2. A pharmaceutical composition for preventing or treating obesity, comprising at least one selected from the group consisting of the strain of claim 1, a culture solution of the strain, a concentrate of the culture solution, a dried product of the culture solution, and an extract of the culture solution as an active ingredient.

3. The pharmaceutical composition of claim 2, wherein the pharmaceutical composition induces the formation of white adipogenic beige adipocytes or brown adipocytes.

4. The pharmaceutical composition of claim 3, wherein the strain increases expression of each of Ucp, pgc1a, prdm16, pparg, CD137, fgf21, P2RX5, and Tbx1 genes in adipocytes, thereby inducing formation of beige adipocytes or brown adipocytes.

5. The pharmaceutical composition of claim 2, wherein the pharmaceutical composition promotes degradation of fat or beta-oxidation of lipids in adipocytes.

6. The pharmaceutical composition of claim 2, wherein the pharmaceutical composition reduces accumulation of cholesterol or low density lipoproteins in a subject suffering from obesity.

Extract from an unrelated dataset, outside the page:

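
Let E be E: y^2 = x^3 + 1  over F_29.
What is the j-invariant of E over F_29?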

7. The pharmaceutical composition of claim 2, wherein the pharmaceutical composition is prepared as one formulation selected from the group consisting of a capsule, a powder, a granule, a tablet, a pill, or a lyophilized formulation.

8. A health functional food composition for preventing or improving obesity, comprising at least one selected from the group consisting of the strain of claim 1, a culture solution of the strain, a concentrate of the culture solution, a dried product of the culture solution, and an extract of the culture solution as an active ingredient.

9. A feed composition for preventing or improving obesity, comprising at least one selected from the group consisting of the strain according to claim 1, a culture solution of the strain, a concentrate of the culture solution, a dry matter of the culture solution, and an extract of the culture solution as an active ingredient.